Deck the halls...hit the deck. I want to know why, after the rush hour is over, downtown Menlo Park is clogged with traffic. I decide to set up a roadblock on El Camino Real. I will ask these drivers where they are going and why. In fact, I want a note from their mothers. Now.
My morning train pulls into Menlo Park's station. It pulls too far, positioning the wheelchair lift at the platform's wheelchair ramp. The irony of this, one disabled device vying with another, is lost on me at 8:39 AM. It's not funny. I want this problem solved. Now.
One conductor steps off the train. He tries lowering the wheelchair lift. Predictably, it bumps into the wheelchair ramp. He tries retracting the lift. It won't budge. Meanwhile, a man tells me that yesterday it was warmer in New Jersey. I believe him.

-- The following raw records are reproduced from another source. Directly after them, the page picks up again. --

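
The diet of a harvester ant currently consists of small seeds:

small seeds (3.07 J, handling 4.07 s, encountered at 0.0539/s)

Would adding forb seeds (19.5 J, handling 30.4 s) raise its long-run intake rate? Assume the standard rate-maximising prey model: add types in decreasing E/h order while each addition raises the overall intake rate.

Current rate: (0.0539×3.07)/(1 + 0.0539×4.07) = 0.1357 J/s.
Profitability of forb seeds: 19.5/30.4 = 0.6414 J/s.
0.6414 > 0.1357, so adding forb seeds raises the average — include it.

Yes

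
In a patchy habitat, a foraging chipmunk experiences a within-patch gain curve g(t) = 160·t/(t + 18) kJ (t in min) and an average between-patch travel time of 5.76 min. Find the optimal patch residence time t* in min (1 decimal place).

Maximise g(t)/(T+t): set derivative to zero → g'(t)(T+t) = g(t).
g'(t) = 160·18/(t + 18)². Setting 160·18/(t+18)² = 160t/[(t+18)(5.76+t)] gives 18(5.76+t) = t(t+18), so t² = 18×5.76 = 103.7.
t* = √103.7 = 10.18 min.

10.2 min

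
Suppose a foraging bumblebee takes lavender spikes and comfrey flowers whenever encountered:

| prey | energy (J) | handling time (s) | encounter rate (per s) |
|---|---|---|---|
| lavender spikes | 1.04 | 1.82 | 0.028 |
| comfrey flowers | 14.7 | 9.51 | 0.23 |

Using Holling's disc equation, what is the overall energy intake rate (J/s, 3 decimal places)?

R = Σλ_iE_i / (1 + Σλ_ih_i)
Numerator: 0.028×1.04 + 0.23×14.7 = 3.41
Denominator: 1 + 0.028×1.82 + 0.23×9.51 = 3.238
R = 3.41/3.238 = 1.053 J/s

1.053 J/s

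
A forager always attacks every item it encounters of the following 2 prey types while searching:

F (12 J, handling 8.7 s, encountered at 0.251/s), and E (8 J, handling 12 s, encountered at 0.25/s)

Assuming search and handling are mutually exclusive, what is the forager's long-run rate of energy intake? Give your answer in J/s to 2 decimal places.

Energy encountered per unit search time: 0.251×12 + 0.25×8 = 5.012 J/s.
Handling time per unit search time: 0.251×8.7 + 0.25×12 = 5.184.
Rate = 5.012/(1 + 5.184) = 0.8105 J/s.

0.81 J/s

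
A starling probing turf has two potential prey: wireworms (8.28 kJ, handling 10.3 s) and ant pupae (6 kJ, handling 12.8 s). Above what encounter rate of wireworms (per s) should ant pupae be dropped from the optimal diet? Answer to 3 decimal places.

The zero-one rule: include ant pupae iff E₂/h₂ > λE₁/(1+λh₁). Equality gives the switch point.
λE₁h₂ = E₂ + λE₂h₁ ⇒ λ = E₂/(E₁h₂ − E₂h₁) = 6/(106 − 61.8) = 0.1358 per s.

0.136 per s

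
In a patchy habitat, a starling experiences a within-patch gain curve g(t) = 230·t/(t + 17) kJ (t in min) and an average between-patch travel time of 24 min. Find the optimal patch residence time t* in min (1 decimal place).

By the marginal value theorem, leave when the instantaneous gain rate g'(t) equals the habitat-wide average g(t)/(T + t).
g'(t) = 230·17/(t + 17)². Setting 230·17/(t+17)² = 230t/[(t+17)(24+t)] gives 17(24+t) = t(t+17), so t² = 17×24 = 408.
t* = √408 = 20.2 min.

20.2 min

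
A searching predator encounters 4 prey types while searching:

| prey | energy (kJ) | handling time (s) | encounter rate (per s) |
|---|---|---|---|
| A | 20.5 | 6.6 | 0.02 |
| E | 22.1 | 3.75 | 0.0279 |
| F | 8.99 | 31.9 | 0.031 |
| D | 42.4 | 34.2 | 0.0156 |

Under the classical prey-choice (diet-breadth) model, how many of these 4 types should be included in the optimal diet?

3

Profitabilities (E/h, kJ/s): E 5.89, A 3.11, D 1.24, F 0.282. Add prey in this order while the next type's profitability exceeds the intake rate on those already taken.
Rate on top 1: 0.5582. A: 3.11 > 0.5582 → include.
Rate on top 2: 0.8302. D: 1.24 > 0.8302 → include.
Rate on top 3: 0.9536. F: 0.282 < 0.9536 → exclude; stop.
Optimal diet: E, A, D — 3 of 4 types.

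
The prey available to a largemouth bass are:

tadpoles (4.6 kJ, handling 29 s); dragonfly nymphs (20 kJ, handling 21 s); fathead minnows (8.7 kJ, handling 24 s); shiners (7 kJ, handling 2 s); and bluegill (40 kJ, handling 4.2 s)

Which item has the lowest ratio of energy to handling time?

Profitability E/h (kJ/s): tadpoles = 4.6/29 = 0.159, dragonfly nymphs = 20/21 = 0.952, fathead minnows = 8.7/24 = 0.362, shiners = 7/2 = 3.5, bluegill = 40/4.2 = 9.52.
Ranked: bluegill > shiners > dragonfly nymphs > fathead minnows > tadpoles.

tadpoles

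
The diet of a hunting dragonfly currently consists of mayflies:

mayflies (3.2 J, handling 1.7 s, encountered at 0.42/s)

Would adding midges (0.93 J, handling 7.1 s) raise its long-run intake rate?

Current rate: (0.42×3.2)/(1 + 0.42×1.7) = 0.7841 J/s.
midges: E/h = 0.93/7.1 = 0.131 J/s.
0.131 < 0.7841, so adding midges would lower the average — exclude it.

No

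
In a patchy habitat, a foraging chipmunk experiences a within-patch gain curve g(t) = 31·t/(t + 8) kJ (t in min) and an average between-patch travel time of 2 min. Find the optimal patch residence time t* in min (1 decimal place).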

I don't believe the conductor when he tells me the train will be rolling soon. The windchill is worsening. To get inside the train's warm interior, I must mount the steps. The Steppes of Central Asia seem less formidable. I glare at the conductor. This has no effect. The temperature keeps dropping, my temper keeps rising.
When I finally board, half the Caltrain passengers are standing. I am sitting, having brought my own chair. A wheelchair, admittedly, but quite comfy. For once, I am decidedly better off than my able-bodied companions. It's the small things. One has to be grateful for them. Particularly at this time of year.